Nicht nur die Beziehungsdynamik ist ein Hindernis für den Ausstieg. Opfer sind sich ihrer Betroffenheit darüber hinaus oft nicht bewusst. Laut der Geschäftsführerin Lea Putz-Erath von Femail erkennen viele Frauen nicht, dass sie betroffen sind. „Es kommen teilweise Frauen zu Femail in die Trennungsberatung und sind sich gar nicht bewusst, dass sie psychischer Gewalt ausgesetzt sind“, erzählt sie. Doch wie erkenne ich, ob ich Opfer von häuslicher Gewalt bin? Wenn einem etwas nicht richtig vorkomme, so Putz-Erath. Das können etwa manipulative Verhaltensmuster sein, wie dass der Partner verbietet, Freunde zu treffen, die Partnerin von Freunden isoliert und das Infragestellen der Wahrnehmung.

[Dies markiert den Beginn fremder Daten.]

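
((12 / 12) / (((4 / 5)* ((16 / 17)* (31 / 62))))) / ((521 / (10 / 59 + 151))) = 758115 / 983648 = 0.77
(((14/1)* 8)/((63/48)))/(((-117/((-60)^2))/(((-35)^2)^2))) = -3940102564.10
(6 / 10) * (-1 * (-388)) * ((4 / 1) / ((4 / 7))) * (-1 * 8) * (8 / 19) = -521472 / 95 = -5489.18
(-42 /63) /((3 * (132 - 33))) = -2 /891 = -0.00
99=99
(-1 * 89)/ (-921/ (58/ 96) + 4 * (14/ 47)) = 121307/ 2076152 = 0.06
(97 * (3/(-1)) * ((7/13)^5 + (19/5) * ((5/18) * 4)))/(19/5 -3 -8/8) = 6916292545/1113879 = 6209.20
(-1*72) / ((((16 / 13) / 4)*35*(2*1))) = -117 / 35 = -3.34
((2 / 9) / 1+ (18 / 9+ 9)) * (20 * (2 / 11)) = 4040 / 99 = 40.81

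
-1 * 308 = -308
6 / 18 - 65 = -194 / 3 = -64.67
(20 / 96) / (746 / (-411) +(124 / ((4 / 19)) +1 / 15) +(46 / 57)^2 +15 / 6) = 3709275 / 10511839508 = 0.00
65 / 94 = 0.69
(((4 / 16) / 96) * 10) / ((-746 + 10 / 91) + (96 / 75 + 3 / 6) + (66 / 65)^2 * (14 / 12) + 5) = -29575 / 838026528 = -0.00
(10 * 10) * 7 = 700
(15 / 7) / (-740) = -3 / 1036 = -0.00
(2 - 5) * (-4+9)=-15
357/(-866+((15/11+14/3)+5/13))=-153153/368762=-0.42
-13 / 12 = -1.08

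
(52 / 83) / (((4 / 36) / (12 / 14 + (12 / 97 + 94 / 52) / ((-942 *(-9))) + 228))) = 1290.42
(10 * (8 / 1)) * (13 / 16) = 65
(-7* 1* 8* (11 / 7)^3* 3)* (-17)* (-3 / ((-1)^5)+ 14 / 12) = 46177.55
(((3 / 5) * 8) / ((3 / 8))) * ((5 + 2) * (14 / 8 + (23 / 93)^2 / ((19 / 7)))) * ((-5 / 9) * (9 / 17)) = -7676144 / 164331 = -46.71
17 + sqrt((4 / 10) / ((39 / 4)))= 2 * sqrt(390) / 195 + 17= 17.20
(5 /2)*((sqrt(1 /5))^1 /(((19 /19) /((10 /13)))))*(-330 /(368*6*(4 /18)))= -2475*sqrt(5) /9568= -0.58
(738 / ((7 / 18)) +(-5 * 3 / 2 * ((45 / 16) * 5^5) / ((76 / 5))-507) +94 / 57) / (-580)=150373591 / 29621760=5.08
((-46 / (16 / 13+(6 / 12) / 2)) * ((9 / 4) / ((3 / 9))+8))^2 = 1244819524 / 5929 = 209954.38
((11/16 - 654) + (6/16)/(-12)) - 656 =-41899/32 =-1309.34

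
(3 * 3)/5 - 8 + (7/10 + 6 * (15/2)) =79/2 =39.50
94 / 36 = 47 / 18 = 2.61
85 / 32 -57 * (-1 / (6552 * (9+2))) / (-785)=200375099 / 75435360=2.66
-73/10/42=-73/420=-0.17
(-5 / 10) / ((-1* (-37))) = -1 / 74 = -0.01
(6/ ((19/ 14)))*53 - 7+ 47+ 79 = 6713/ 19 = 353.32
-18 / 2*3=-27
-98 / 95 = -1.03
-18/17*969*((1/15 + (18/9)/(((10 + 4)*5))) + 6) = -43776/7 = -6253.71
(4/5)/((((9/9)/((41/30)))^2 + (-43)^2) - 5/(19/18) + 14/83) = 10603748/24454459445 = 0.00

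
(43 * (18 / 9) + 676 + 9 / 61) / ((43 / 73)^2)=247750539 / 112789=2196.58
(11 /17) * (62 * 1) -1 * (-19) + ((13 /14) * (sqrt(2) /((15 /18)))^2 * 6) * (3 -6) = 32667 /2975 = 10.98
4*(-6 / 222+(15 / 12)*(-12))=-2224 / 37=-60.11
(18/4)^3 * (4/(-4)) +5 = -689/8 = -86.12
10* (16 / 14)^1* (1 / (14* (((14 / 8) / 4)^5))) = 41943040 / 823543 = 50.93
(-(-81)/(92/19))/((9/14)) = 26.02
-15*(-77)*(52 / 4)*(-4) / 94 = -30030 / 47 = -638.94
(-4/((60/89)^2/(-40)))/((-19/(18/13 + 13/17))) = -39.82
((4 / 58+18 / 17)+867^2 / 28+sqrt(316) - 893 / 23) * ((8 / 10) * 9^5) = 472392 * sqrt(79) / 5+502591587317487 / 396865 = 1267244155.27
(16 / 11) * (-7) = -112 / 11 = -10.18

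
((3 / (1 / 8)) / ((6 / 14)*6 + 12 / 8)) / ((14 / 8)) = 64 / 19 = 3.37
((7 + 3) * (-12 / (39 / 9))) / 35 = -0.79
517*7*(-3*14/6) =-25333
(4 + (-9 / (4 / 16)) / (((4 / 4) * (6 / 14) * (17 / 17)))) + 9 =-71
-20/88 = -5/22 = -0.23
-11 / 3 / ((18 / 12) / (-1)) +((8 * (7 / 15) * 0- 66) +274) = 1894 / 9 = 210.44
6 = 6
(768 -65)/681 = 703/681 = 1.03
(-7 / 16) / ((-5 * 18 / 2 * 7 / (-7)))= -7 / 720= -0.01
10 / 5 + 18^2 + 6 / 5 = 1636 / 5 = 327.20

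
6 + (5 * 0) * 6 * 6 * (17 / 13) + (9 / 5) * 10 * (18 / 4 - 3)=33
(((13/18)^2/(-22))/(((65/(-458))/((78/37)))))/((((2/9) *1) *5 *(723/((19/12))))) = 735319/1059339600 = 0.00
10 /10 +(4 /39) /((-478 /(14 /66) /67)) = 306655 /307593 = 1.00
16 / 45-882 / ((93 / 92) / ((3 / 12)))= -303794 / 1395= -217.77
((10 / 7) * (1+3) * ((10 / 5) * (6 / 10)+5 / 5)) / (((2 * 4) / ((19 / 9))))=209 / 63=3.32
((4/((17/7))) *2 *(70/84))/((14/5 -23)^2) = 3500/520251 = 0.01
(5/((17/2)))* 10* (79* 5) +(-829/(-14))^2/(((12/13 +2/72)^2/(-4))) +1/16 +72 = -34619427084023/2639277200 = -13117.01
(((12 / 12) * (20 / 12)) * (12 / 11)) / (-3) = -20 / 33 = -0.61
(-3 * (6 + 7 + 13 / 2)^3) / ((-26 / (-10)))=-68445 / 8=-8555.62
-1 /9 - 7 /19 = -82 /171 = -0.48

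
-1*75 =-75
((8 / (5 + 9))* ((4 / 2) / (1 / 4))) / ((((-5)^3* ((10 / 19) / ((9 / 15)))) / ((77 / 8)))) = -1254 / 3125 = -0.40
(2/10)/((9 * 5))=1/225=0.00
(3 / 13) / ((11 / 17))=51 / 143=0.36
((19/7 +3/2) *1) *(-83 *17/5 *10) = -83249/7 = -11892.71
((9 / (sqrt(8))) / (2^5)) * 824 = 81.94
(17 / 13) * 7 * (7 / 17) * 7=26.38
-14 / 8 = -7 / 4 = -1.75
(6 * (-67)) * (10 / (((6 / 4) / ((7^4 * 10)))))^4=-7125140314122454400000000 / 27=-263894085708239051851851.90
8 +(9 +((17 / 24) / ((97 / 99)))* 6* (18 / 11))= 4675 / 194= 24.10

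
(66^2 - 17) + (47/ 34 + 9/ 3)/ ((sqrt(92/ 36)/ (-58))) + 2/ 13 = 56409/ 13 - 12963*sqrt(23)/ 391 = 4180.16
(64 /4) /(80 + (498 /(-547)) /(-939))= 1369688 /6848523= 0.20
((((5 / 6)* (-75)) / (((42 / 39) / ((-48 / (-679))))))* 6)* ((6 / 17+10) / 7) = -20592000 / 565607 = -36.41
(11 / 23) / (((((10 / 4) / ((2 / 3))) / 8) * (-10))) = -176 / 1725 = -0.10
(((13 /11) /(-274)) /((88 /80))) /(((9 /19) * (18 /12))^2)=-93860 /12084633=-0.01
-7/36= -0.19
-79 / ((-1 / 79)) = 6241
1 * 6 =6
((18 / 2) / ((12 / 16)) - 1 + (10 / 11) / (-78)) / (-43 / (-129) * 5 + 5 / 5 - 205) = -4714 / 86801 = -0.05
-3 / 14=-0.21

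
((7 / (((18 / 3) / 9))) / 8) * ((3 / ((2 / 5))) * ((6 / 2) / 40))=189 / 256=0.74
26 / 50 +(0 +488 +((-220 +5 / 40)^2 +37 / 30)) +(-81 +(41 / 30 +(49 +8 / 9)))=702792353 / 14400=48805.02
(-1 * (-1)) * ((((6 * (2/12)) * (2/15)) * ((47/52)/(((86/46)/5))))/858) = 1081/2877732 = 0.00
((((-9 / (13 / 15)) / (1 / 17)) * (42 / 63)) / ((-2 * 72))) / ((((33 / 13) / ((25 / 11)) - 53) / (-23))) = 48875 / 134896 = 0.36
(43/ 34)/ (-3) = -43/ 102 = -0.42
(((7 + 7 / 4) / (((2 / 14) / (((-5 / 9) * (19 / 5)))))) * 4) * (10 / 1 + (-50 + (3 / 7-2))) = 21501.67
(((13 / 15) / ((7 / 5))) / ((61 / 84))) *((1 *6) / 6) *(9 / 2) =234 / 61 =3.84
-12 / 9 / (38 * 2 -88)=1 / 9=0.11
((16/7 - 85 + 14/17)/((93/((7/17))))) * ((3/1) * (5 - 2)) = -29235/8959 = -3.26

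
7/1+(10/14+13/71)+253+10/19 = 2468624/9443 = 261.42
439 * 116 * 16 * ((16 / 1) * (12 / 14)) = 78219264 / 7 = 11174180.57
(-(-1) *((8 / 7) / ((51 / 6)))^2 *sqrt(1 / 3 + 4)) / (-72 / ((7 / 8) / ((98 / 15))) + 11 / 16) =-20480 *sqrt(39) / 1824772299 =-0.00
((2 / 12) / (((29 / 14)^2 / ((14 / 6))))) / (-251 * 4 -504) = -343 / 5707026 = -0.00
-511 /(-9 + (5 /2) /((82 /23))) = 83804 /1361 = 61.58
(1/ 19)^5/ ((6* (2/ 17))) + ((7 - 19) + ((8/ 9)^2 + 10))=-970630349/ 802256076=-1.21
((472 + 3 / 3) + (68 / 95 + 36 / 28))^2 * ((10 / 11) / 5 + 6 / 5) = 36282780864 / 116375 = 311774.70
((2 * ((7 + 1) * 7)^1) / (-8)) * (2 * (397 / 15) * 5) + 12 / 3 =-11104 / 3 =-3701.33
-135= -135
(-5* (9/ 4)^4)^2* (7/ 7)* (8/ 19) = 1076168025/ 155648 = 6914.11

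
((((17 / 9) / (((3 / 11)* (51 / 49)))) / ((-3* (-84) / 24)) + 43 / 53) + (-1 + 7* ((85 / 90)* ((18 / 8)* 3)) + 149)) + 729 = 95105755 / 103032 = 923.07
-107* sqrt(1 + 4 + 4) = -321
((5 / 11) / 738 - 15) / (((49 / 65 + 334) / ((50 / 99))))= -197868125 / 8743658319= -0.02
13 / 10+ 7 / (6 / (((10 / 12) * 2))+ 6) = 487 / 240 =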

„Es kommen Frauen in die Trennungsberatung und sind sich gar nicht bewusst, dass sie psychischer Gewalt ausgesetzt sind.“

Lea Putz-Erath, Femail

Psychische Gewalt erfolgt also nicht durch Fäuste, sondern der Tatort ist das Gespräch. „Alles, was du machst, ist nicht gut genug und Erfolge werden kleingeredet. Man wird immer wieder als unfähig und dumm bezeichnet. Irgendwann glaubt man es als Betroffene selbst“, beschreibt Putz-Erath, wie unter anderem psychische Gewalt ausgeübt wird. In so einem Fall empfiehlt sie, dass Opfer sich an Selbsthilfegruppen wenden. In Vorarlberg etwa ist die Selbsthilfegruppe Sonnenblume eine mögliche Anlaufstelle für Frauen, die Opfer von seelischer und körperlicher Gewalt sind. Eine weitere Anlaufstelle ist die ifs-Gewaltschutzstelle, wo psychosoziale Begleitung und Unterstützung sowie rechtliche Beratung zur Verfügung gestellt werden. Dort werden die Hilfesuchenden über Handlungsmöglichkeiten, wie etwa eine Anzeige oder Strafverfahren informiert. Betroffenen können dann selbst über den nächsten Schritt entscheiden.

Prävention beginnt früh

Wehinger empfiehlt, Hilfe bei der Polizei zu ersuchen. „Wenn schon Gewalt passiert ist oder unmittelbar bevorsteht, muss die Polizei ein Betretungs- und Annäherungsverbot aussprechen“, erklärt sie. Dann muss die gefährdende Person die Wohnung verlassen und darf diese für zwei Wochen nicht betreten und sich der gefährdeten Person im Umkreis von 100 Metern nicht annähern. Darüber hinaus kann das Opfer durch die Beantragung einer Einstweiligen Verfügung beim Bezirksgericht einen längeren Schutz erlangen. Dann wird für mehrere Monate die Rückkehr in die Wohnung, die Kontaktaufnahme sowie die Annäherung an das Opfer verboten.

Damit es erst gar nicht so weit kommt, ist Prävention wichtig. Häusliche Gewalt entspringt unter anderem Machtgefällen. Gewalt ist ein Instrument, diese Machtverhältnisse aufrechtzuerhalten. Vorsorge ist schon im Kindesalter anzusetzen, wenn etwa durch Familie und Bildungseinrichtungen Geschlechterrollen vermittelt werden. Sensibilisierung für das Thema ist essenziell. Außerdem ist die Gleichstellung der Geschlechter eine Grundlage, um Gewaltbeziehungen entgegenzuwirken. Bei weniger Abhängigkeiten, wie etwa finanzielle, ist es für Frauen leichter, derartige Beziehungen zu beenden.

Anlaufstellen

Selbsthilfegruppe Sonnenblume: sonnenblumeshg@gmail.com

ifs Gewaltschutzstelle: +43 5 1755-535

Frauenhelpline gegen Gewalt: +43 800 222 555

Amazone: +43 5574 45 801

Femail: +43 5522 310 02

Schlussendlich liege trotz dieser Maßnahmen die Verantwortung aber bei den Tätern, so Wehinger. „Nur die Person, die die Gewalt ausübt, kann diese auch nachhaltig beenden.“ Auch diese können bei der Gewaltberatung Hilfe suchen.